3-D-Druck hält in der Orthopädie-Technik Einzug

Es hat lange gedauert, bis der 3-D-Drucker und seine hergestellten Produkte auch in Deutschland in der Orthopädie-Technik als zukunftsträchtig eingestuft wurden. Wir haben über diese innovative Technologie und das Verfahren mit Myriam Lingg (Geschäftsführerin) & Lukas Schiller (Chief Technology Officer) von dem Unternemen macu4 mit Sitz in der Schweiz gesprochen. Sie stellen Unterarmprothesen per 3-D-Druck her.

Ein Mann und eine Frau schauen durch 2 Löcher in einer Papierwand

BF: Ihr habt auf der Messe OTWorld in Leipzig 2022 ausgestellt, die doch sehr im Zeichen des 3-D-Drucks stand.
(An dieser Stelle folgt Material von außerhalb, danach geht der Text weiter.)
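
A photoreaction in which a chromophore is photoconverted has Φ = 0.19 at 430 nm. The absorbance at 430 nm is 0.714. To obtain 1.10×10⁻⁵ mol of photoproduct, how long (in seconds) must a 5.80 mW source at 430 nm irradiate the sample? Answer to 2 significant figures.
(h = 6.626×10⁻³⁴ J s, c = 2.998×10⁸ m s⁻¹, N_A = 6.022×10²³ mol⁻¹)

t ≈ 3400 s

Photons that must be absorbed: 1.10×10⁻⁵ / 0.19 = 5.789×10⁻⁵ mol.
Fraction absorbed: 1 − 10^(−0.714) = 0.8068.
Incident photons needed: 5.789×10⁻⁵ / 0.8068 = 7.175×10⁻⁵ mol.
Photon energy: hc/λ = 4.620×10⁻¹⁹ J; per mole, 2.782×10⁵ J mol⁻¹.
Energy required: 7.175×10⁻⁵ × 2.782×10⁵ = 19.96 J.
Time: 19.96 J / 0.0058 W = 3400 s.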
Und auch euer Start-up hat sein Standbein in dieser recht neuen Technologie. Seit ein paar Jahren ist der 3-D-Druck nun auch in Deutschland schon präsent, aber vor allem die Reha-Branche konnte sich nur langsam dafür erwärmen. Welchen Vorteil seht ihr in dieser Technologie für die Versorgung?

Myriam: Bei unserer Lösung unterscheiden wir zwischen der Art und Weise, wie wir das Produkt verfügbar machen, der 3-D-Druck-Technologie und dem Ansatz, das Produkt zu personalisieren. Der Vorteil des 3-D-Drucks besteht darin, dass wir ein personalisiertes Produkt just in time und mit nur geringem Zeitaufwand herstellen können. Das wirkt sich positiv auf die Zeit des Endkunden und die finalen Herstellungskosten aus.

Lukas:  Wir wollen Sporthilfsmittel für Menschen mit einer Unterarmfehlbildung bzw. -amputation breiter verfügbar machen. Mittels 3-D-Druck und unserem parametrischen Schaftmodell haben wir die Kosten um bis zu 80 % gesenkt. Somit sind die Endnutzenden nicht mehr von der Zahlungsbereitschaft der Kostentragenden abhängig, sondern können unser System alternativ auch als Selbstzahler erwerben – wie ein Sportgerät.

Unser System besteht aus einem Schaft und austauschbaren Aktivitätsmodulen. Der Nutzende kann also je nach Aktivität den passenden Aufsatz wählen. Die myoelektrischen Handprothesen sind großartige Hilfsmittel, aber sie sind auch teuer, störungsanfällig und nicht für alle Anwendungen geeignet.

Wir wollen sie gar nicht ersetzen, sondern dem Anwendenden die zusätzliche Möglichkeit bieten, all jenen Aktivitäten nachzugehen, die außerhalb des Anwendungsbereiches der myoelektrischen Prothesen liegen.

BF: Sind die Schweizer in der Vergangenheit (in den letzten zwei bis drei Jahren) offener an das Thema herangegangen als die Deutschen?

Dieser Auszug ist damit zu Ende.